Художник, или почти художник, Герцен, рассказывая о себе, в литературу превращал свои грехи и слабости: он округлял события и ощущения, так что от его эстетики исчезала их действительная шероховатость, их жизненная грубость, и многое принимало у него какой-то общий, преувеличенный и романтический вид. Его эстетизму судьба посылала достаточно разительных эффектов – он столько пережил чужих смертей, прежде чем пришла к нему собственная, он испытал столько исключительных впечатлений – и вот из этих материалов виртуозно воздвигал он свою знаменитую хронику. Литература помогла ему вынести на всенародный суд и зрелище свои интимные, свои семейные дела, и так он был прав, что сочетал личное с общим, он соединил их в одну эпопею, он заинтересовал своим чужих, и рассказ о его личной жизни неизбежной страницей входит в объективную историю России.

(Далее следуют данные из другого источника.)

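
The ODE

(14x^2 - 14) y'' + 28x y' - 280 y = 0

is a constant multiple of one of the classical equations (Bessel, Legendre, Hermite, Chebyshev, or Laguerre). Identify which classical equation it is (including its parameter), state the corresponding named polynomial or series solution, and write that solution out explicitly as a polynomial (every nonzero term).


All three coefficients share the factor -14; dividing through by -14 gives  (1 - x^2) y'' - 2x y' + 20 y = 0.
This matches the Legendre equation (1 - x^2) y'' - 2x y' + n(n+1) y = 0 (note the -2x y' term) with n(n+1) = 20, so n = 4; the polynomial solution is P_4(x).
With y = sum_k a_k x^k, matching x^k gives (k+2)(k+1) a_{k+2} = [k(k+1) - n(n+1)] a_k = (k - 4)(k + 5) a_k. The right side vanishes at k = 4, so the series with the parity of 4 terminates at degree 4.
Standard normalization (P_n(1) = 1): leading coefficient (2n)!/(2^n (n!)^2) = 40320/(16*576) = 35/8, so a_4 = 35/8. Work downward with a_k = (k+1)(k+2) a_{k+2} / ((k - 4)(k + 5)):
  a_2 = (3)(4)(35/8) / ((2 - 4)(2 + 5)) = (105/2)/(-14) = -15/4
  a_0 = (1)(2)(-15/4) / ((0 - 4)(0 + 5)) = (-15/2)/(-20) = 3/8
Hence P_4(x) = 35 x^4/8 - 15 x^2/4 + 3/8.

P_4(x); series = 35 x^4/8 - 15 x^2/4 + 3/8


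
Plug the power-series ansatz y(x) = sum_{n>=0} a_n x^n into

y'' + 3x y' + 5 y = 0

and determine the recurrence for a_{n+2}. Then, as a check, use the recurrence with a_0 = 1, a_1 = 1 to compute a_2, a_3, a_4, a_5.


Substitute y = sum_n a_n x^n.
y''(x) has coefficient (n+2)(n+1) a_{n+2} at x^n;
3 x y'(x) has coefficient 3 n a_n at x^n (shift);
5 y(x) has coefficient 5 a_n at x^n.
Matching x^n: (n+2)(n+1) a_{n+2} + (3n + 5) a_n = 0.
Thus a_{n+2} = (-3n - 5) / ((n+1)(n+2)) * a_n.

Check with a_0 = 1, a_1 = 1 (apply the recurrence for n = 0, 1, 2, 3): a_0 = 1, a_1 = 1, a_2 = -5/2, a_3 = -4/3, a_4 = 55/24, a_5 = 14/15.

a_(n+2) = (-3n - 5) / ((n+1)(n+2)) * a_n; check: a_0 = 1, a_1 = 1, a_2 = -5/2, a_3 = -4/3, a_4 = 55/24, a_5 = 14/15


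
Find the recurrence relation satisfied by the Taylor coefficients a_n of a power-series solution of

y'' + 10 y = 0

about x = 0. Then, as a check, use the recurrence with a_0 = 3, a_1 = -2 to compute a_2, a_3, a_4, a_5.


Substitute y = sum_n a_n x^n into y'' + (const) y = 0.
y''(x) = sum_{n>=0} (n+2)(n+1) a_{n+2} x^n.
The ODE becomes sum_n [(n+2)(n+1) a_{n+2} + 10 a_n] x^n = 0.
Setting each coefficient to zero gives the recurrence:
  (n+2)(n+1) a_{n+2} + 10 a_n = 0,
  a_{n+2} = -10 / ((n+1)(n+2)) a_n.

Check with a_0 = 3, a_1 = -2 (apply the recurrence for n = 0, 1, 2, 3): a_0 = 3, a_1 = -2, a_2 = -15, a_3 = 10/3, a_4 = 25/2, a_5 = -5/3.

a_{n+2} = -10/((n+1)(n+2)) * a_n; check: a_0 = 3, a_1 = -2, a_2 = -15, a_3 = 10/3, a_4 = 25/2, a_5 = -5/3


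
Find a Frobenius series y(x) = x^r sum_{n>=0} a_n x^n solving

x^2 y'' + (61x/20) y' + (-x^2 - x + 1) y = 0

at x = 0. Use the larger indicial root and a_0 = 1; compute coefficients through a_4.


Write in Frobenius form y'' + (p(x)/x) y' + (q(x)/x^2) y = 0:
  p(x) = 61/20,  q(x) = -x^2 - x + 1.
Indicial equation: r(r-1) + (61/20) r + (1) = 0 -> roots r_1 = -4/5, r_2 = -5/4.
Take r = r_1 = -4/5. Let y(x) = x^r sum_{n>=0} a_n x^n with a_0 = 1.
Substitute y = x^r sum a_n x^n and match x^{r+n}. The recurrence is
  D(n) a_n - 1 a_{n-1} - 1 a_{n-2} = 0,  where D(n) = (r+n)(r+n-1) + (61/20)(r+n) + (1).
  a_n = [1 a_{n-1} + 1 a_{n-2}] / D(n).
Since the indicial polynomial factors as (r - r_1)(r - r_2), D(n) = (r_1 + n - r_1)(r_1 + n - r_2) = n(n + 9/20).
Evaluating step by step (a_0 = 1):
  n = 1: D(1) = 1(1 + 9/20) = 29/20; numerator = 1(1) = 1; a_1 = (1)/(29/20) = 20/29
  n = 2: D(2) = 2(2 + 9/20) = 49/10; numerator = 1(20/29) + 1(1) = 49/29; a_2 = (49/29)/(49/10) = 10/29
  n = 3: D(3) = 3(3 + 9/20) = 207/20; numerator = 1(10/29) + 1(20/29) = 30/29; a_3 = (30/29)/(207/20) = 200/2001
  n = 4: D(4) = 4(4 + 9/20) = 89/5; numerator = 1(200/2001) + 1(10/29) = 890/2001; a_4 = (890/2001)/(89/5) = 50/2001

r = -4/5; a_0 = 1; a_1 = 20/29; a_2 = 10/29; a_3 = 200/2001; a_4 = 50/2001


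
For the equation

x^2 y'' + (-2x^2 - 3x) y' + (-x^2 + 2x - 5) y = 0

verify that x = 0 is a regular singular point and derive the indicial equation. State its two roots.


Divide by x^2 to reach normal form y'' + P_1(x) y' + P_2(x) y = 0 with P_1(x) = -2 - 3/x and P_2(x) = -1 + 2/x - 5/x^2.
x = 0 is a singular point because the y'-coefficient -2 - 3/x has a pole at x = 0 and the y-coefficient -1 + 2/x - 5/x^2 has a pole at x = 0.
It is a regular singular point because x P_1(x) = p(x) = -2x - 3 and x^2 P_2(x) = q(x) = -x^2 + 2x - 5 are polynomials, hence analytic at x = 0.
p(0) = -3,  q(0) = -5.
Indicial equation: r(r-1) + p(0) r + q(0) = 0, i.e. r^2 + (p(0) - 1) r + q(0) = 0, i.e. r^2 - 4 r - 5 = 0.
Discriminant: (-4)^2 - 4(-5) = 36, so r = (4 ± 6)/2.
Solving: r_1 = 5, r_2 = -1.

indicial: r^2 - 4 r - 5 = 0; roots r_1 = 5, r_2 = -1


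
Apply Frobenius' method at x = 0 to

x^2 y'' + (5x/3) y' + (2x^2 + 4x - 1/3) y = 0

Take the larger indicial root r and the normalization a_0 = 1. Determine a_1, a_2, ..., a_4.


Write in Frobenius form y'' + (p(x)/x) y' + (q(x)/x^2) y = 0:
  p(x) = 5/3,  q(x) = 2x^2 + 4x - 1/3.
Indicial equation: r(r-1) + (5/3) r + (-1/3) = 0 -> roots r_1 = 1/3, r_2 = -1.
Take r = r_1 = 1/3. Let y(x) = x^r sum_{n>=0} a_n x^n with a_0 = 1.
Substitute y = x^r sum a_n x^n and match x^{r+n}. The recurrence is
  D(n) a_n + 4 a_{n-1} + 2 a_{n-2} = 0,  where D(n) = (r+n)(r+n-1) + (5/3)(r+n) + (-1/3).
  a_n = [-4 a_{n-1} - 2 a_{n-2}] / D(n).
Since the indicial polynomial factors as (r - r_1)(r - r_2), D(n) = (r_1 + n - r_1)(r_1 + n - r_2) = n(n + 4/3).
Evaluating step by step (a_0 = 1):
  n = 1: D(1) = 1(1 + 4/3) = 7/3; numerator = -4(1) = -4; a_1 = (-4)/(7/3) = -12/7
  n = 2: D(2) = 2(2 + 4/3) = 20/3; numerator = -4(-12/7) - 2(1) = 34/7; a_2 = (34/7)/(20/3) = 51/70
  n = 3: D(3) = 3(3 + 4/3) = 13; numerator = -4(51/70) - 2(-12/7) = 18/35; a_3 = (18/35)/(13) = 18/455
  n = 4: D(4) = 4(4 + 4/3) = 64/3; numerator = -4(18/455) - 2(51/70) = -21/13; a_4 = (-21/13)/(64/3) = -63/832

r = 1/3; a_0 = 1; a_1 = -12/7; a_2 = 51/70; a_3 = 18/455; a_4 = -63/832


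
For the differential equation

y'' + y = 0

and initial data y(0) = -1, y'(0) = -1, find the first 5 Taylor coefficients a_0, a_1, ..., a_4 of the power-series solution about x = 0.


Ansatz: y(x) = sum_{n>=0} a_n x^n, so y'(x) = sum_{n>=1} n a_n x^(n-1) and y''(x) = sum_{n>=2} n(n-1) a_n x^(n-2).
Substitute into P(x) y'' + Q(x) y' + R(x) y = 0 with P(x) = 1, Q(x) = 0, R(x) = 1, and match powers of x.
Initial conditions: a_0 = -1, a_1 = -1.
Setting the coefficient of each power of x to zero and solving order by order (substituting the coefficients already found):
  x^0: 2 a_2 + a_0 = 0  ->  2 a_2 = -a_0 = 1  ->  a_2 = 1/2
  x^1: 6 a_3 + a_1 = 0  ->  6 a_3 = -a_1 = 1  ->  a_3 = 1/6
  x^2: 12 a_4 + a_2 = 0  ->  12 a_4 = -a_2 = -1/2  ->  a_4 = -1/24
Truncated series: y(x) = -1 - x + (1/2) x^2 + (1/6) x^3 - (1/24) x^4 + O(x^5).

a_0 = -1; a_1 = -1; a_2 = 1/2; a_3 = 1/6; a_4 = -1/24


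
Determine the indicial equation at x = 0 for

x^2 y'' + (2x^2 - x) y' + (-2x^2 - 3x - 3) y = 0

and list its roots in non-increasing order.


Divide by x^2 to reach normal form y'' + P_1(x) y' + P_2(x) y = 0 with P_1(x) = 2 - 1/x and P_2(x) = -2 - 3/x - 3/x^2.
x = 0 is a singular point because the y'-coefficient 2 - 1/x has a pole at x = 0 and the y-coefficient -2 - 3/x - 3/x^2 has a pole at x = 0.
It is a regular singular point because x P_1(x) = p(x) = 2x - 1 and x^2 P_2(x) = q(x) = -2x^2 - 3x - 3 are polynomials, hence analytic at x = 0.
p(0) = -1,  q(0) = -3.
Indicial equation: r(r-1) + p(0) r + q(0) = 0, i.e. r^2 + (p(0) - 1) r + q(0) = 0, i.e. r^2 - 2 r - 3 = 0.
Discriminant: (-2)^2 - 4(-3) = 16, so r = (2 ± 4)/2.
Solving: r_1 = 3, r_2 = -1.

indicial: r^2 - 2 r - 3 = 0; roots r_1 = 3, r_2 = -1


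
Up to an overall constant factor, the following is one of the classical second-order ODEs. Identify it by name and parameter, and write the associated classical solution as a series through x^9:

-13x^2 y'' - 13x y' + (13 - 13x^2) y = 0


All three coefficients share the factor -13; dividing through by -13 gives  x^2 y'' + x y' + (x^2 - 1) y = 0.
This matches the Bessel equation x^2 y'' + x y' + (x^2 - nu^2) y = 0 with nu^2 = 1, so nu = 1; the solution bounded at x = 0 is J_1(x).
Frobenius at x = 0: indicial roots ±nu; for r = nu the recurrence k(k + 2nu) c_k = -c_{k-2} gives the standard series J_nu(x) = sum_{k>=0} (-1)^k / (k! (k+nu)!) (x/2)^(2k+nu). Evaluate the first 5 terms:
  k = 0: (-1)^0 / (0! * 1! * 2^1) x^1 = 1/(1*1*2) x^1 = (1/2) x^1
  k = 1: (-1)^1 / (1! * 2! * 2^3) x^3 = -1/(1*2*8) x^3 = (-1/16) x^3
  k = 2: (-1)^2 / (2! * 3! * 2^5) x^5 = 1/(2*6*32) x^5 = (1/384) x^5
  k = 3: (-1)^3 / (3! * 4! * 2^7) x^7 = -1/(6*24*128) x^7 = (-1/18432) x^7
  k = 4: (-1)^4 / (4! * 5! * 2^9) x^9 = 1/(24*120*512) x^9 = (1/1474560) x^9
Hence J_1(x) = x^9/1474560 - x^7/18432 + x^5/384 - x^3/16 + x/2 + ....

J_1(x); series = x^9/1474560 - x^7/18432 + x^5/384 - x^3/16 + x/2


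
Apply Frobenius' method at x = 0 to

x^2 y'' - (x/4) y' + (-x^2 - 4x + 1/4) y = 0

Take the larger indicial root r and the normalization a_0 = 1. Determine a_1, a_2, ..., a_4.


Write in Frobenius form y'' + (p(x)/x) y' + (q(x)/x^2) y = 0:
  p(x) = -1/4,  q(x) = -x^2 - 4x + 1/4.
Indicial equation: r(r-1) + (-1/4) r + (1/4) = 0 -> roots r_1 = 1, r_2 = 1/4.
Take r = r_1 = 1. Let y(x) = x^r sum_{n>=0} a_n x^n with a_0 = 1.
Substitute y = x^r sum a_n x^n and match x^{r+n}. The recurrence is
  D(n) a_n - 4 a_{n-1} - 1 a_{n-2} = 0,  where D(n) = (r+n)(r+n-1) + (-1/4)(r+n) + (1/4).
  a_n = [4 a_{n-1} + 1 a_{n-2}] / D(n).
Since the indicial polynomial factors as (r - r_1)(r - r_2), D(n) = (r_1 + n - r_1)(r_1 + n - r_2) = n(n + 3/4).
Evaluating step by step (a_0 = 1):
  n = 1: D(1) = 1(1 + 3/4) = 7/4; numerator = 4(1) = 4; a_1 = (4)/(7/4) = 16/7
  n = 2: D(2) = 2(2 + 3/4) = 11/2; numerator = 4(16/7) + 1(1) = 71/7; a_2 = (71/7)/(11/2) = 142/77
  n = 3: D(3) = 3(3 + 3/4) = 45/4; numerator = 4(142/77) + 1(16/7) = 744/77; a_3 = (744/77)/(45/4) = 992/1155
  n = 4: D(4) = 4(4 + 3/4) = 19; numerator = 4(992/1155) + 1(142/77) = 6098/1155; a_4 = (6098/1155)/(19) = 6098/21945

r = 1; a_0 = 1; a_1 = 16/7; a_2 = 142/77; a_3 = 992/1155; a_4 = 6098/21945


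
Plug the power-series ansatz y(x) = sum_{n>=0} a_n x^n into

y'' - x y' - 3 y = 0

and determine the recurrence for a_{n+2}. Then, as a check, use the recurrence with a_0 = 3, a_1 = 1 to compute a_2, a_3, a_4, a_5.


Substitute y = sum_n a_n x^n.
y''(x) has coefficient (n+2)(n+1) a_{n+2} at x^n;
-x y'(x) has coefficient -n a_n at x^n (shift);
-3 y(x) has coefficient -3 a_n at x^n.
Matching x^n: (n+2)(n+1) a_{n+2} + (-n - 3) a_n = 0.
Thus a_{n+2} = (n + 3) / ((n+1)(n+2)) * a_n.

Check with a_0 = 3, a_1 = 1 (apply the recurrence for n = 0, 1, 2, 3): a_0 = 3, a_1 = 1, a_2 = 9/2, a_3 = 2/3, a_4 = 15/8, a_5 = 1/5.

a_(n+2) = (n + 3) / ((n+1)(n+2)) * a_n; check: a_0 = 3, a_1 = 1, a_2 = 9/2, a_3 = 2/3, a_4 = 15/8, a_5 = 1/5


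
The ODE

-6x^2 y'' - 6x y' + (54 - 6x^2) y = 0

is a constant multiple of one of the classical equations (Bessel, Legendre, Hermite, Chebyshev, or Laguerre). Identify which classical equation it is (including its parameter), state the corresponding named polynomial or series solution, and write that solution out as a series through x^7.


All three coefficients share the factor -6; dividing through by -6 gives  x^2 y'' + x y' + (x^2 - 9) y = 0.
This matches the Bessel equation x^2 y'' + x y' + (x^2 - nu^2) y = 0 with nu^2 = 9, so nu = 3; the solution bounded at x = 0 is J_3(x).
Frobenius at x = 0: indicial roots ±nu; for r = nu the recurrence k(k + 2nu) c_k = -c_{k-2} gives the standard series J_nu(x) = sum_{k>=0} (-1)^k / (k! (k+nu)!) (x/2)^(2k+nu). Evaluate the first 3 terms:
  k = 0: (-1)^0 / (0! * 3! * 2^3) x^3 = 1/(1*6*8) x^3 = (1/48) x^3
  k = 1: (-1)^1 / (1! * 4! * 2^5) x^5 = -1/(1*24*32) x^5 = (-1/768) x^5
  k = 2: (-1)^2 / (2! * 5! * 2^7) x^7 = 1/(2*120*128) x^7 = (1/30720) x^7
Hence J_3(x) = x^7/30720 - x^5/768 + x^3/48 + ....

J_3(x); series = x^7/30720 - x^5/768 + x^3/48


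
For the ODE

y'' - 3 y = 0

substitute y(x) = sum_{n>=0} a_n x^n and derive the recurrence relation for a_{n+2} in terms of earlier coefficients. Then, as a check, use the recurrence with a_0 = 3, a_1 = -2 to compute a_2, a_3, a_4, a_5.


Substitute y = sum_n a_n x^n into y'' + (const) y = 0.
y''(x) = sum_{n>=0} (n+2)(n+1) a_{n+2} x^n.
The ODE becomes sum_n [(n+2)(n+1) a_{n+2} - 3 a_n] x^n = 0.
Setting each coefficient to zero gives the recurrence:
  (n+2)(n+1) a_{n+2} - 3 a_n = 0,
  a_{n+2} = 3 / ((n+1)(n+2)) a_n.

Check with a_0 = 3, a_1 = -2 (apply the recurrence for n = 0, 1, 2, 3): a_0 = 3, a_1 = -2, a_2 = 9/2, a_3 = -1, a_4 = 9/8, a_5 = -3/20.

a_{n+2} = 3/((n+1)(n+2)) * a_n; check: a_0 = 3, a_1 = -2, a_2 = 9/2, a_3 = -1, a_4 = 9/8, a_5 = -3/20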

Энциклопедизм Герцена раскрывал перед ним двери и в область научно-философского знания. В своих статьях о буддизме и дилетантизме в науке он дал удивительную характеристику и такого отношения к науке, которое проникнуто платоновским эросом, и такого, которое является уделом гетевских Вагнеров. Сам он, если бы отдался научной работе, был бы в кругу ее светил. Свою большую образованность он нес легко, медали и монеты своих философских этюдов, своей литературы вообще он чеканил непринужденно.